FBI investigators

FBI agents gather evidence in front of the Redlands residence belonging to the suspected shooters in the Wednesday massacre in San Bernardino, California December 3, 2015.

Credit:

Alex Gallardo/Reuters

The FBI is now investigating the attack in San Bernardino, California, as an "act of terrorism" — in the wake of new information that has led officials to focus on connections between suspects Syed Rizwan Farook and Tashfeen Malik and ISIS.

David Bowdich, the assistant director in charge of the FBI's Los Angeles field office, wouldn't speculate on whether the two were directed by, or even inspired by ISIS in the deadly attack that killed 14. But in a statement from the ISIS news agency, the terrorist group praised them as "supporters" — rather than fighters. Seemingly a key distinction.

Bowdich said he was aware of a Facebook post said to be made by Malik in the middle of the attack, pledging loyalty to ISIS leader Abu Bakr al-Baghdadi. He wouldn't confirm its authenticity, but said the FBI is looking into "telephonic connections" between one of the two suspectss and others connected to terrorism.

Terrorism experts say it's common practice to radicalize women and mothers to make sure their partners remain loyal.

"We've seen women that are radical, we've also seen women who are more radical than their husbands," says Mia Bloom, a professor of communication at Georgia State University and author of "Dying to Kill."

Malik, 27, and Farook, 28, both killed in a shootout with police after the attack, had a six-month old daughter, who they left with Farook's mother, before the shootings. Bloom says it would not be a surprise if Malik in fact recruited her husband into radicalism, as some have suggested.

"We've seen it before," she says. "We saw it with the very first female suicide bomber for al-Qaeda in Iraq. She encouraged her husband to go to Iraq and they took a Kia, loaded it with explosives and killed several US servicemen in Iraq." 

Radical groups of all stripes match women with men, says Bloom.

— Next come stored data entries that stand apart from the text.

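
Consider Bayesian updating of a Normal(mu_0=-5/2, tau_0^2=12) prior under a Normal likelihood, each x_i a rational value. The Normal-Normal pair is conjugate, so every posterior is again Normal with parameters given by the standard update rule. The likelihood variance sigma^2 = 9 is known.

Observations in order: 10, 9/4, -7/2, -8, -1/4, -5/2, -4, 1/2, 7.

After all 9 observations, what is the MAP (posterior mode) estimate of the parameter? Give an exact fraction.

-1/26

obs 1: x=10 → posterior Normal(65/14, 36/7)
obs 2: x=9/4 → posterior Normal(83/22, 36/11)
obs 3: x=-7/2 → posterior Normal(11/6, 12/5)
obs 4: x=-8 → posterior Normal(-9/38, 36/19)
obs 5: x=-1/4 → posterior Normal(-11/46, 36/23)
obs 6: x=-5/2 → posterior Normal(-31/54, 4/3)
obs 7: x=-4 → posterior Normal(-63/62, 36/31)
obs 8: x=1/2 → posterior Normal(-59/70, 36/35)
obs 9: x=7 → posterior Normal(-1/26, 12/13)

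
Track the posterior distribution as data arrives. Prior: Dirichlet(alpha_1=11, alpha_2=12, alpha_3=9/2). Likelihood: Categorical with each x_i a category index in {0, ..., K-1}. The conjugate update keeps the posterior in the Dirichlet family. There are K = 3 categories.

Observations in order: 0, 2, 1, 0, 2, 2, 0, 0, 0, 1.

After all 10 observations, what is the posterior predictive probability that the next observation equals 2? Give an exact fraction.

obs 1: x=0 → posterior Dirichlet(12, 12, 9/2)
obs 2: x=2 → posterior Dirichlet(12, 12, 11/2)
obs 3: x=1 → posterior Dirichlet(12, 13, 11/2)
obs 4: x=0 → posterior Dirichlet(13, 13, 11/2)
obs 5: x=2 → posterior Dirichlet(13, 13, 13/2)
obs 6: x=2 → posterior Dirichlet(13, 13, 15/2)
obs 7: x=0 → posterior Dirichlet(14, 13, 15/2)
obs 8: x=0 → posterior Dirichlet(15, 13, 15/2)
obs 9: x=0 → posterior Dirichlet(16, 13, 15/2)
obs 10: x=1 → posterior Dirichlet(16, 14, 15/2)

1/5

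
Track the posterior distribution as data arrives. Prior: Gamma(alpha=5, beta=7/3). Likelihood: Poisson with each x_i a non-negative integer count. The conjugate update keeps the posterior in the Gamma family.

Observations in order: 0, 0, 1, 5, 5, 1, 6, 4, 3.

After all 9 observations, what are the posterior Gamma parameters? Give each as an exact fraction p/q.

alpha=30, beta=34/3

obs 1: x=0 → posterior Gamma(5, 10/3)
obs 2: x=0 → posterior Gamma(5, 13/3)
obs 3: x=1 → posterior Gamma(6, 16/3)
obs 4: x=5 → posterior Gamma(11, 19/3)
obs 5: x=5 → posterior Gamma(16, 22/3)
obs 6: x=1 → posterior Gamma(17, 25/3)
obs 7: x=6 → posterior Gamma(23, 28/3)
obs 8: x=4 → posterior Gamma(27, 31/3)
obs 9: x=3 → posterior Gamma(30, 34/3)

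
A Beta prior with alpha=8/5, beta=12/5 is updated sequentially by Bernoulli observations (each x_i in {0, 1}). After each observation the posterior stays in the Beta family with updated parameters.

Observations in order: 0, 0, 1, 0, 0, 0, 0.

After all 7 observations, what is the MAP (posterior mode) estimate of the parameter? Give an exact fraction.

obs 1: x=0 → posterior Beta(8/5, 17/5)
obs 2: x=0 → posterior Beta(8/5, 22/5)
obs 3: x=1 → posterior Beta(13/5, 22/5)
obs 4: x=0 → posterior Beta(13/5, 27/5)
obs 5: x=0 → posterior Beta(13/5, 32/5)
obs 6: x=0 → posterior Beta(13/5, 37/5)
obs 7: x=0 → posterior Beta(13/5, 42/5)

8/45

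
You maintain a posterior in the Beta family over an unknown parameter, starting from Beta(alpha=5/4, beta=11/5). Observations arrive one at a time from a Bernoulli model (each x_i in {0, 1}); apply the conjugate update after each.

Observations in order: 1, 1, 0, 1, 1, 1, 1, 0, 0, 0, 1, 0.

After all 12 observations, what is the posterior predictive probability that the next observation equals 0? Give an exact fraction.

48/103

obs 1: x=1 → posterior Beta(9/4, 11/5)
obs 2: x=1 → posterior Beta(13/4, 11/5)
obs 3: x=0 → posterior Beta(13/4, 16/5)
obs 4: x=1 → posterior Beta(17/4, 16/5)
obs 5: x=1 → posterior Beta(21/4, 16/5)
obs 6: x=1 → posterior Beta(25/4, 16/5)
obs 7: x=1 → posterior Beta(29/4, 16/5)
obs 8: x=0 → posterior Beta(29/4, 21/5)
obs 9: x=0 → posterior Beta(29/4, 26/5)
obs 10: x=0 → posterior Beta(29/4, 31/5)
obs 11: x=1 → posterior Beta(33/4, 31/5)
obs 12: x=0 → posterior Beta(33/4, 36/5)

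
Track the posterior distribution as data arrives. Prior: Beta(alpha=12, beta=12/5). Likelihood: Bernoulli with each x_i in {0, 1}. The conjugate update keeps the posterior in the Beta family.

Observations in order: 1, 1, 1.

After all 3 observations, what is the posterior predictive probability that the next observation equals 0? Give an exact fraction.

obs 1: x=1 → posterior Beta(13, 12/5)
obs 2: x=1 → posterior Beta(14, 12/5)
obs 3: x=1 → posterior Beta(15, 12/5)

4/29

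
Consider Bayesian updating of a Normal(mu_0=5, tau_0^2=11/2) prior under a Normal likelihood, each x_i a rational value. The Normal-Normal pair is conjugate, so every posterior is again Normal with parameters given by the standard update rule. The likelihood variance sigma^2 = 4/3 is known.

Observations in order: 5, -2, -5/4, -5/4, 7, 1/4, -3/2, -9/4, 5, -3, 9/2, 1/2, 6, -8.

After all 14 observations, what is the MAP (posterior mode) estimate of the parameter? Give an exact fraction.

337/470

obs 1: x=5 → posterior Normal(5, 44/41)
obs 2: x=-2 → posterior Normal(139/74, 22/37)
obs 3: x=-5/4 → posterior Normal(391/428, 44/107)
obs 4: x=-5/4 → posterior Normal(113/280, 11/35)
obs 5: x=7 → posterior Normal(575/346, 44/173)
obs 6: x=1/4 → posterior Normal(1183/824, 22/103)
obs 7: x=-3/2 → posterior Normal(985/956, 44/239)
obs 8: x=-9/4 → posterior Normal(43/68, 11/68)
obs 9: x=5 → posterior Normal(337/305, 44/305)
obs 10: x=-3 → posterior Normal(119/169, 22/169)
obs 11: x=9/2 → posterior Normal(773/742, 44/371)
obs 12: x=1/2 → posterior Normal(403/404, 11/101)
obs 13: x=6 → posterior Normal(601/437, 44/437)
obs 14: x=-8 → posterior Normal(337/470, 22/235)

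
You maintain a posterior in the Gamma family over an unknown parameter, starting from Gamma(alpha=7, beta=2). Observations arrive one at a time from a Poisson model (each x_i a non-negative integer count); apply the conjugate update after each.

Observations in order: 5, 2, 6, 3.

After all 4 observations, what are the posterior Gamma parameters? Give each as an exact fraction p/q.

alpha=23, beta=6

obs 1: x=5 → posterior Gamma(12, 3)
obs 2: x=2 → posterior Gamma(14, 4)
obs 3: x=6 → posterior Gamma(20, 5)
obs 4: x=3 → posterior Gamma(23, 6)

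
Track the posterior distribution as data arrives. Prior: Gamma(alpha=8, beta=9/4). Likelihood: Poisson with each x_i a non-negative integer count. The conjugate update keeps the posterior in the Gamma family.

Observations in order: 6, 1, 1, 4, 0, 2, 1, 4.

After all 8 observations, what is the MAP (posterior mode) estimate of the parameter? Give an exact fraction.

obs 1: x=6 → posterior Gamma(14, 13/4)
obs 2: x=1 → posterior Gamma(15, 17/4)
obs 3: x=1 → posterior Gamma(16, 21/4)
obs 4: x=4 → posterior Gamma(20, 25/4)
obs 5: x=0 → posterior Gamma(20, 29/4)
obs 6: x=2 → posterior Gamma(22, 33/4)
obs 7: x=1 → posterior Gamma(23, 37/4)
obs 8: x=4 → posterior Gamma(27, 41/4)

104/41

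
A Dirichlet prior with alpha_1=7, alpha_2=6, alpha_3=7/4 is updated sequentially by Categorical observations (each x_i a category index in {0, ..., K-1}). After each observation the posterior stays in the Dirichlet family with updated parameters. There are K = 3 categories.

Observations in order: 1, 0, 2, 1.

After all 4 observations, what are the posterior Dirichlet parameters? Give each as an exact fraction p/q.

alpha_1=8, alpha_2=8, alpha_3=11/4

obs 1: x=1 → posterior Dirichlet(7, 7, 7/4)
obs 2: x=0 → posterior Dirichlet(8, 7, 7/4)
obs 3: x=2 → posterior Dirichlet(8, 7, 11/4)
obs 4: x=1 → posterior Dirichlet(8, 8, 11/4)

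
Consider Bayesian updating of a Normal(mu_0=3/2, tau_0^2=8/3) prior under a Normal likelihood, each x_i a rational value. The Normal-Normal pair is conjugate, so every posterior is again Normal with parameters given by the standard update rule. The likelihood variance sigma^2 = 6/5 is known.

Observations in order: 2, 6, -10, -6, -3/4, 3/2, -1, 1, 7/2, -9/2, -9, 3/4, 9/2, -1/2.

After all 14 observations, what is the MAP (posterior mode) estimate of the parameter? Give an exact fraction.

-473/578

obs 1: x=2 → posterior Normal(107/58, 24/29)
obs 2: x=6 → posterior Normal(347/98, 24/49)
obs 3: x=-10 → posterior Normal(-53/138, 8/23)
obs 4: x=-6 → posterior Normal(-293/178, 24/89)
obs 5: x=-3/4 → posterior Normal(-323/218, 24/109)
obs 6: x=3/2 → posterior Normal(-263/258, 8/43)
obs 7: x=-1 → posterior Normal(-303/298, 24/149)
obs 8: x=1 → posterior Normal(-263/338, 24/169)
obs 9: x=7/2 → posterior Normal(-41/126, 8/63)
obs 10: x=-9/2 → posterior Normal(-303/418, 24/209)
obs 11: x=-9 → posterior Normal(-663/458, 24/229)
obs 12: x=3/4 → posterior Normal(-211/166, 8/83)
obs 13: x=9/2 → posterior Normal(-453/538, 24/269)
obs 14: x=-1/2 → posterior Normal(-473/578, 24/289)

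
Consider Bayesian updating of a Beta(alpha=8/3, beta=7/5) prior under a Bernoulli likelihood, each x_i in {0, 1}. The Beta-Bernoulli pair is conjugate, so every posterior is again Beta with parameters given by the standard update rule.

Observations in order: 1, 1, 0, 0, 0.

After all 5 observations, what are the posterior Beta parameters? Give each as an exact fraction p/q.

obs 1: x=1 → posterior Beta(11/3, 7/5)
obs 2: x=1 → posterior Beta(14/3, 7/5)
obs 3: x=0 → posterior Beta(14/3, 12/5)
obs 4: x=0 → posterior Beta(14/3, 17/5)
obs 5: x=0 → posterior Beta(14/3, 22/5)

alpha=14/3, beta=22/5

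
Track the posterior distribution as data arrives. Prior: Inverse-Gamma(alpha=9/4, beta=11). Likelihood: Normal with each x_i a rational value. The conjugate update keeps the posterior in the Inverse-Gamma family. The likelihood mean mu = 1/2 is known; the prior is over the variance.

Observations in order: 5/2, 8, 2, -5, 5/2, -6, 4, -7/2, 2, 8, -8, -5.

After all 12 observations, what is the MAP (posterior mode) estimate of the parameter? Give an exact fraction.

obs 1: x=5/2 → posterior Inverse-Gamma(11/4, 13)
obs 2: x=8 → posterior Inverse-Gamma(13/4, 329/8)
obs 3: x=2 → posterior Inverse-Gamma(15/4, 169/4)
obs 4: x=-5 → posterior Inverse-Gamma(17/4, 459/8)
obs 5: x=5/2 → posterior Inverse-Gamma(19/4, 475/8)
obs 6: x=-6 → posterior Inverse-Gamma(21/4, 161/2)
obs 7: x=4 → posterior Inverse-Gamma(23/4, 693/8)
obs 8: x=-7/2 → posterior Inverse-Gamma(25/4, 757/8)
obs 9: x=2 → posterior Inverse-Gamma(27/4, 383/4)
obs 10: x=8 → posterior Inverse-Gamma(29/4, 991/8)
obs 11: x=-8 → posterior Inverse-Gamma(31/4, 160)
obs 12: x=-5 → posterior Inverse-Gamma(33/4, 1401/8)

1401/74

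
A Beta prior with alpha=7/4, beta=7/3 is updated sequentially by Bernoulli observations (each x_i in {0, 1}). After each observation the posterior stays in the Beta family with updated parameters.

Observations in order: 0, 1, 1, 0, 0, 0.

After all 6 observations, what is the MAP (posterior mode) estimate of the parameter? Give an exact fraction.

obs 1: x=0 → posterior Beta(7/4, 10/3)
obs 2: x=1 → posterior Beta(11/4, 10/3)
obs 3: x=1 → posterior Beta(15/4, 10/3)
obs 4: x=0 → posterior Beta(15/4, 13/3)
obs 5: x=0 → posterior Beta(15/4, 16/3)
obs 6: x=0 → posterior Beta(15/4, 19/3)

33/97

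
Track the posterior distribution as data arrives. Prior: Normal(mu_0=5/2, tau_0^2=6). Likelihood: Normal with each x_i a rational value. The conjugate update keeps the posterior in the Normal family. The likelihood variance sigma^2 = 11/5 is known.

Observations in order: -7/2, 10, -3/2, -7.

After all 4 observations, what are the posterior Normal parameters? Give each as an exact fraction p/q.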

"There was always this assumption that having a wife, a child, a mortgage — you didn't have any time for terrorism." But she says that Jihadi and others radical groups have been very clever.

"What they do is match up men to women who are equally committed to the cause, so instead of having the wife and child as a mechanism of leaving the group, it's the anchor that makes sure they don't leave."

The attack has reverberated in Pakistan as well. "Just knowing that she was Pakistani, it instills fear in millions of Pakistanis," says Bina Shah, a writer based in Karachi Pakistan, "Not just the ones living at home but the ones who live in the United States and other parts of the world."

On her blog, Shah wrote a letter to Malik. At one point she writes: "If you committed your act of violence for any cause, you failed to achieve your goal, but you achieved a different one: you dragged your Pakistani sisters into the mud."

Shah says she's already seeing a backlash against Muslim women wearing the hijab, the scarf over their heads, the most visible way to identify them as Muslim. "Muslim women, Pakistani women, are generally not known for perpetrating violence. They are actually more likely to be the victims of violence. This is just a very very bad thing for all of us."

Asked if she thought Malik thought about a possible backlash before she took part in the mass killing, Shah's voice rises. "That's exactly the problem. That was the gist of my letter and impetus of my anger. This was an extremely selfish and horrible thing to do." Shah says the violence and taking of innocent lives was inexcusable.

"But the fact that Tashfeen Malik was a stranger to the United States. She didn't even live there. She came there on a fiance visa. She came as a guest and an immigrant to the country. For her to abuse this kind of hospitality. For her to look the United States in the eye that invited her to come and make the United States her home and for her to sort of thumb her nose at all of that and do this is just incomprehensible to me."

Shah believes Malik's actions are just going to make things so much more difficult for the millions of Pakistanis who want to make their home in the United States and live peacefully as good citizens. "Up until this attack happened, Tashfeen Malik and her husband were those two innocents just wanting to get on with their lives. Her husband had a job. They had a baby. It's baffling."

Pakistanis Shah speaks with have reacted with a mixture of disappointment and disgust. "This kind of violence, whether it occurs in Pakistan or whether it occurs in Paris or the United States, it just doesn't make sense to a lot of people."

"There's just condemnation. There's no trying to justify this or excuse it or understand it in any way," she says.

Despite patterns of radicalization that may resonate with the suspected shooters in the San Bernardino case, Bloom warns that of the 355 mass shootings in the US this year, only two have been the work of Muslims. She says Americans need to be careful not help ISIS' cause.

"The concern is that by overly focusing on this event versus other events we are playing into ISIS' hands," she says. "This idea of refusing to let in refugees, that's exactly what ISIS wants. It's embarrassing for them that the refugees are trying to leave. They want us to overreact."